# Coach or Business on the Auto Train?



## Matt (Nov 9, 2017)

Looking at taking my first trip on Amtrak (or long distance train in general) this weekend from Lorton to Sanford on the auto train after picking up a new car in NJ. Coach is coming in at $135 and Business at $200. Is the business class seat worth the extra money?

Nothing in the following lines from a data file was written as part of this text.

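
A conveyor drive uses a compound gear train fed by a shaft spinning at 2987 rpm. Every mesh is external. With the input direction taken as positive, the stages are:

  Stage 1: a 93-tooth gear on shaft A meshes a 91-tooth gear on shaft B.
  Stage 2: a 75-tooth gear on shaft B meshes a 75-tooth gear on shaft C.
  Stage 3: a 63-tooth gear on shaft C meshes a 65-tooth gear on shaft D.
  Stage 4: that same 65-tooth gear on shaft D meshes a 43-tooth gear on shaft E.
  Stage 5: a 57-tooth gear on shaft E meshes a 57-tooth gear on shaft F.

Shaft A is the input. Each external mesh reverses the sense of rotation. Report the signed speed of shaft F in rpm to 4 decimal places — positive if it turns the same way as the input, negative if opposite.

Stage 1 [93T→91T]: ω = 2987.0000×93/91 = 3052.6484 rpm, dir flips to −; running = −3052.6484
Stage 2 [75T→75T]: ω = 3052.6484×75/75 = 3052.6484 rpm, dir flips to +; running = +3052.6484
Stage 3 [63T→65T]: ω = 3052.6484×63/65 = 2958.7207 rpm, dir flips to −; running = −2958.7207
Stage 4 [65T→43T]: ω = 2958.7207×65/43 = 4472.4848 rpm, dir flips to +; running = +4472.4848
Stage 5 [57T→57T]: ω = 4472.4848×57/57 = 4472.4848 rpm, dir flips to −; running = −4472.4848

-4472.4848 rpm (opposite to input, |ω| = 4472.4848 rpm)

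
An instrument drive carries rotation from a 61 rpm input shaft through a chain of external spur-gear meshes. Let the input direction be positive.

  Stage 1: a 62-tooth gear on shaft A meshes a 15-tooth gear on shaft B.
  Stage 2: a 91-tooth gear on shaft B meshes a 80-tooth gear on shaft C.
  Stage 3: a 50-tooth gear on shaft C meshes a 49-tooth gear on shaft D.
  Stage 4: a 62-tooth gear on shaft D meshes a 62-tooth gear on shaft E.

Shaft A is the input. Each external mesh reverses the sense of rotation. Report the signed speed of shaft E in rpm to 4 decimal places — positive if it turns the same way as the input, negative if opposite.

Stage 1 [62T→15T]: ω = 61.0000×62/15 = 252.1333 rpm, dir flips to −; running = −252.1333
Stage 2 [91T→80T]: ω = 252.1333×91/80 = 286.8017 rpm, dir flips to +; running = +286.8017
Stage 3 [50T→49T]: ω = 286.8017×50/49 = 292.6548 rpm, dir flips to −; running = −292.6548
Stage 4 [62T→62T]: ω = 292.6548×62/62 = 292.6548 rpm, dir flips to +; running = +292.6548

+292.6548 rpm (same as input, |ω| = 292.6548 rpm)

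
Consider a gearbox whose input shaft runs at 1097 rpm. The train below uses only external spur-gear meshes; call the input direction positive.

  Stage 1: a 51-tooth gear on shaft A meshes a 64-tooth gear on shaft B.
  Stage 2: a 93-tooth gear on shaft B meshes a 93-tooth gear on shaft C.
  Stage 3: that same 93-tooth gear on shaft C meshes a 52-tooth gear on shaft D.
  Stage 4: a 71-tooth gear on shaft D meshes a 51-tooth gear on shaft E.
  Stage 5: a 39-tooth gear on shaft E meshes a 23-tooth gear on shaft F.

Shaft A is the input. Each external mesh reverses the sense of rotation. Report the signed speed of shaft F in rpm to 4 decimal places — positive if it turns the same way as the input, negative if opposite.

Stage 1 [51T→64T]: ω = 1097.0000×51/64 = 874.1719 rpm, dir flips to −; running = −874.1719
Stage 2 [93T→93T]: ω = 874.1719×93/93 = 874.1719 rpm, dir flips to +; running = +874.1719
Stage 3 [93T→52T]: ω = 874.1719×93/52 = 1563.4228 rpm, dir flips to −; running = −1563.4228
Stage 4 [71T→51T]: ω = 1563.4228×71/51 = 2176.5297 rpm, dir flips to +; running = +2176.5297
Stage 5 [39T→23T]: ω = 2176.5297×39/23 = 3690.6374 rpm, dir flips to −; running = −3690.6374

-3690.6374 rpm (opposite to input, |ω| = 3690.6374 rpm)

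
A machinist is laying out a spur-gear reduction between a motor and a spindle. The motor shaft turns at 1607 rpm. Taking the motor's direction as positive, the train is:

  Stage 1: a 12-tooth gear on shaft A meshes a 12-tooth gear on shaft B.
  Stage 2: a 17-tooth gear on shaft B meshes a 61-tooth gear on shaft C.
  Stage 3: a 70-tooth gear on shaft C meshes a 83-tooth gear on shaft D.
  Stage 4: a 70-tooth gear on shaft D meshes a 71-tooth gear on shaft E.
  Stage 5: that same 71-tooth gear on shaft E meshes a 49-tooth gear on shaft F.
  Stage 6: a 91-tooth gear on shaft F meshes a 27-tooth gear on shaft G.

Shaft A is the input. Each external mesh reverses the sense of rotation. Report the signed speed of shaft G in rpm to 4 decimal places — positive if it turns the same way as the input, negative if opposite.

+1818.5887 rpm (same as input, |ω| = 1818.5887 rpm)

Stage 1 [12T→12T]: ω = 1607.0000×12/12 = 1607.0000 rpm, dir flips to −; running = −1607.0000
Stage 2 [17T→61T]: ω = 1607.0000×17/61 = 447.8525 rpm, dir flips to +; running = +447.8525
Stage 3 [70T→83T]: ω = 447.8525×70/83 = 377.7069 rpm, dir flips to −; running = −377.7069
Stage 4 [70T→71T]: ω = 377.7069×70/71 = 372.3871 rpm, dir flips to +; running = +372.3871
Stage 5 [71T→49T]: ω = 372.3871×71/49 = 539.5813 rpm, dir flips to −; running = −539.5813
Stage 6 [91T→27T]: ω = 539.5813×91/27 = 1818.5887 rpm, dir flips to +; running = +1818.5887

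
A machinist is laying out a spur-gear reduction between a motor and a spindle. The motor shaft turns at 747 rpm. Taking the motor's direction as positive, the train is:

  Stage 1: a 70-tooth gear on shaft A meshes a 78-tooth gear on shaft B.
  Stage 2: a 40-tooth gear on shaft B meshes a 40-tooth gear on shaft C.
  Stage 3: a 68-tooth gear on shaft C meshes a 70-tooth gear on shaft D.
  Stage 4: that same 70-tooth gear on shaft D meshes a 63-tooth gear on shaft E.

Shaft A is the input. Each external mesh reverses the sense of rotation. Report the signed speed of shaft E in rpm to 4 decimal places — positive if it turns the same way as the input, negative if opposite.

Stage 1 [70T→78T]: ω = 747.0000×70/78 = 670.3846 rpm, dir flips to −; running = −670.3846
Stage 2 [40T→40T]: ω = 670.3846×40/40 = 670.3846 rpm, dir flips to +; running = +670.3846
Stage 3 [68T→70T]: ω = 670.3846×68/70 = 651.2308 rpm, dir flips to −; running = −651.2308
Stage 4 [70T→63T]: ω = 651.2308×70/63 = 723.5897 rpm, dir flips to +; running = +723.5897

+723.5897 rpm (same as input, |ω| = 723.5897 rpm)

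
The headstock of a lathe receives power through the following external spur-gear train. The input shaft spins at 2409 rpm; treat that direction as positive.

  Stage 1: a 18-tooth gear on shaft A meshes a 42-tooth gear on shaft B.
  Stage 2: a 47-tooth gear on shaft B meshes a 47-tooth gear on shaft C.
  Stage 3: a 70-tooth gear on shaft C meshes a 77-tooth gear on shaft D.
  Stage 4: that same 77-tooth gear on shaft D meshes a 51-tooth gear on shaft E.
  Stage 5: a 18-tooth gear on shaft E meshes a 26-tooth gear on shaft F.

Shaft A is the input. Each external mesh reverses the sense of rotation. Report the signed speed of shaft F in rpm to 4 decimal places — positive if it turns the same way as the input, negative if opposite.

Stage 1 [18T→42T]: ω = 2409.0000×18/42 = 1032.4286 rpm, dir flips to −; running = −1032.4286
Stage 2 [47T→47T]: ω = 1032.4286×47/47 = 1032.4286 rpm, dir flips to +; running = +1032.4286
Stage 3 [70T→77T]: ω = 1032.4286×70/77 = 938.5714 rpm, dir flips to −; running = −938.5714
Stage 4 [77T→51T]: ω = 938.5714×77/51 = 1417.0588 rpm, dir flips to +; running = +1417.0588
Stage 5 [18T→26T]: ω = 1417.0588×18/26 = 981.0407 rpm, dir flips to −; running = −981.0407

-981.0407 rpm (opposite to input, |ω| = 981.0407 rpm)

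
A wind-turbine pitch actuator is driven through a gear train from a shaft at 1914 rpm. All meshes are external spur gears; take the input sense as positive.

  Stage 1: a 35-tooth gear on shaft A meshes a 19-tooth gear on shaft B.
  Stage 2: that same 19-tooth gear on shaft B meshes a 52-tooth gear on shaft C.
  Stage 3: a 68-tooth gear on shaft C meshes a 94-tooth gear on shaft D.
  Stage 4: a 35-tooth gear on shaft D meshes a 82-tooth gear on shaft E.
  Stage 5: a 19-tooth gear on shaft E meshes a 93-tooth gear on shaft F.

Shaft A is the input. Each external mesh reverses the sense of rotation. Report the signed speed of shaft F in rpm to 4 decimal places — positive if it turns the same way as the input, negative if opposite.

Stage 1 [35T→19T]: ω = 1914.0000×35/19 = 3525.7895 rpm, dir flips to −; running = −3525.7895
Stage 2 [19T→52T]: ω = 3525.7895×19/52 = 1288.2692 rpm, dir flips to +; running = +1288.2692
Stage 3 [68T→94T]: ω = 1288.2692×68/94 = 931.9394 rpm, dir flips to −; running = −931.9394
Stage 4 [35T→82T]: ω = 931.9394×35/82 = 397.7790 rpm, dir flips to +; running = +397.7790
Stage 5 [19T→93T]: ω = 397.7790×19/93 = 81.2667 rpm, dir flips to −; running = −81.2667

-81.2667 rpm (opposite to input, |ω| = 81.2667 rpm)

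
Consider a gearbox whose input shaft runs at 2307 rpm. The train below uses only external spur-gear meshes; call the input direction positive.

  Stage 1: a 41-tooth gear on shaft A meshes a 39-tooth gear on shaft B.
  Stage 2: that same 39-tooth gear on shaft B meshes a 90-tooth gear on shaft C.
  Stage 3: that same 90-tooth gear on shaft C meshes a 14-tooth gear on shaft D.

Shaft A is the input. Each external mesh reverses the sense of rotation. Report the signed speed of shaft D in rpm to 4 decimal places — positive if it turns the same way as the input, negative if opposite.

Stage 1 [41T→39T]: ω = 2307.0000×41/39 = 2425.3077 rpm, dir flips to −; running = −2425.3077
Stage 2 [39T→90T]: ω = 2425.3077×39/90 = 1050.9667 rpm, dir flips to +; running = +1050.9667
Stage 3 [90T→14T]: ω = 1050.9667×90/14 = 6756.2143 rpm, dir flips to −; running = −6756.2143

-6756.2143 rpm (opposite to input, |ω| = 6756.2143 rpm)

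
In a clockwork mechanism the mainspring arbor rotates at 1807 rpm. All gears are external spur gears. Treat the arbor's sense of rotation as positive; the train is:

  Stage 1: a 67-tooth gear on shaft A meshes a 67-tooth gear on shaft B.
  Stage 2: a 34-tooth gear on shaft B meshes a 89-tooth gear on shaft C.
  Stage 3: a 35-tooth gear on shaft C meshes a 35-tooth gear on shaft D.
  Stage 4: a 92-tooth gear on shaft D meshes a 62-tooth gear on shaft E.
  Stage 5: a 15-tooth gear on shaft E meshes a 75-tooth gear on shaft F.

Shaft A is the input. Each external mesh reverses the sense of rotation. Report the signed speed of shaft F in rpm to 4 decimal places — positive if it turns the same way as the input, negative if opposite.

Stage 1 [67T→67T]: ω = 1807.0000×67/67 = 1807.0000 rpm, dir flips to −; running = −1807.0000
Stage 2 [34T→89T]: ω = 1807.0000×34/89 = 690.3146 rpm, dir flips to +; running = +690.3146
Stage 3 [35T→35T]: ω = 690.3146×35/35 = 690.3146 rpm, dir flips to −; running = −690.3146
Stage 4 [92T→62T]: ω = 690.3146×92/62 = 1024.3378 rpm, dir flips to +; running = +1024.3378
Stage 5 [15T→75T]: ω = 1024.3378×15/75 = 204.8676 rpm, dir flips to −; running = −204.8676

-204.8676 rpm (opposite to input, |ω| = 204.8676 rpm)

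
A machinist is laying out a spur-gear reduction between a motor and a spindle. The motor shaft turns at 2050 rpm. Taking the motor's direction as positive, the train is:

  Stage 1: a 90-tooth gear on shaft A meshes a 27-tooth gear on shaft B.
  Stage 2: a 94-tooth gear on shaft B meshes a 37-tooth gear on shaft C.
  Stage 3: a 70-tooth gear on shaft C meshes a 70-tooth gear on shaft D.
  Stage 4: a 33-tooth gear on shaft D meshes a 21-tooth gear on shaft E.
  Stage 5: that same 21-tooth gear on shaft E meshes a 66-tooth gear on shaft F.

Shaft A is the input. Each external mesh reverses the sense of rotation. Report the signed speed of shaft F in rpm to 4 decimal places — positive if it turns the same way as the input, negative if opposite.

-8680.1802 rpm (opposite to input, |ω| = 8680.1802 rpm)

Stage 1 [90T→27T]: ω = 2050.0000×90/27 = 6833.3333 rpm, dir flips to −; running = −6833.3333
Stage 2 [94T→37T]: ω = 6833.3333×94/37 = 17360.3604 rpm, dir flips to +; running = +17360.3604
Stage 3 [70T→70T]: ω = 17360.3604×70/70 = 17360.3604 rpm, dir flips to −; running = −17360.3604
Stage 4 [33T→21T]: ω = 17360.3604×33/21 = 27280.5663 rpm, dir flips to +; running = +27280.5663
Stage 5 [21T→66T]: ω = 27280.5663×21/66 = 8680.1802 rpm, dir flips to −; running = −8680.1802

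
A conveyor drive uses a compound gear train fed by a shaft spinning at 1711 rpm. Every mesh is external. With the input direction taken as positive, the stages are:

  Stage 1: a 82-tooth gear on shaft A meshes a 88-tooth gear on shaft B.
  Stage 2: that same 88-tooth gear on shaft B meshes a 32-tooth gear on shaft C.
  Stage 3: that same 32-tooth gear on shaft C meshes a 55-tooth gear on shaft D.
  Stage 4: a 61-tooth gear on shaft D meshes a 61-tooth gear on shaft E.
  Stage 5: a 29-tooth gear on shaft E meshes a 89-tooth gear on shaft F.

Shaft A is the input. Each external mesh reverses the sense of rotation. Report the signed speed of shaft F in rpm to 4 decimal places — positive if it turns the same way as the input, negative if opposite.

Stage 1 [82T→88T]: ω = 1711.0000×82/88 = 1594.3409 rpm, dir flips to −; running = −1594.3409
Stage 2 [88T→32T]: ω = 1594.3409×88/32 = 4384.4375 rpm, dir flips to +; running = +4384.4375
Stage 3 [32T→55T]: ω = 4384.4375×32/55 = 2550.9455 rpm, dir flips to −; running = −2550.9455
Stage 4 [61T→61T]: ω = 2550.9455×61/61 = 2550.9455 rpm, dir flips to +; running = +2550.9455
Stage 5 [29T→89T]: ω = 2550.9455×29/89 = 831.2069 rpm, dir flips to −; running = −831.2069

-831.2069 rpm (opposite to input, |ω| = 831.2069 rpm)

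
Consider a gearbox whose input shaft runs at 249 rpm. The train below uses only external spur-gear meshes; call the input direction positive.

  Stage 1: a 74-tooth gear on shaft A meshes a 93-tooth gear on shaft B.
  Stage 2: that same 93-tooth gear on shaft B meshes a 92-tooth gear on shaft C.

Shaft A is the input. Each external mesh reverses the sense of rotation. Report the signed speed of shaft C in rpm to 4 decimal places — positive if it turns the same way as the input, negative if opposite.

Stage 1 [74T→93T]: ω = 249.0000×74/93 = 198.1290 rpm, dir flips to −; running = −198.1290
Stage 2 [93T→92T]: ω = 198.1290×93/92 = 200.2826 rpm, dir flips to +; running = +200.2826

+200.2826 rpm (same as input, |ω| = 200.2826 rpm)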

What can I expect other than more space, is the food/service improved?

I would love a roomette but I can't justify $600+ for it (just me traveling).


----------



## PVD (Nov 9, 2017)

Business Class on the Auto Train
Enjoy an enhanced travel experience in Business Class on the Auto Train and you'll have access to exclusive amenities such as:

Fully refundable ticket if canceled prior to departure
25% point bonus for Amtrak Guest Rewards members
Priority boarding
Seating in dedicated car
Complimentary comfort kit
Two bottles of water
Meals in sleeping passenger Dining Car

I think the seating is the same size as a regular SL LD coach. It is likely to be a little quieter with less kids....slightly more choice in the dining car at dinner for Sleepers and B/C over coach


----------



## RichieRich (Nov 9, 2017)

As an almost monthly traveler on the AutoTrain (end bedroom when alone, 2 adjoining bedrooms 4 times-a-year with the niece)...Business has the exact same seats. Basically, you get a bottle of water and you can have "First Class" microwave dining. LOL If you go Coach...book a downstairs seat: more private, no one walking past all nite, though I see they're booked up. See if there's a Business available downstairs.


----------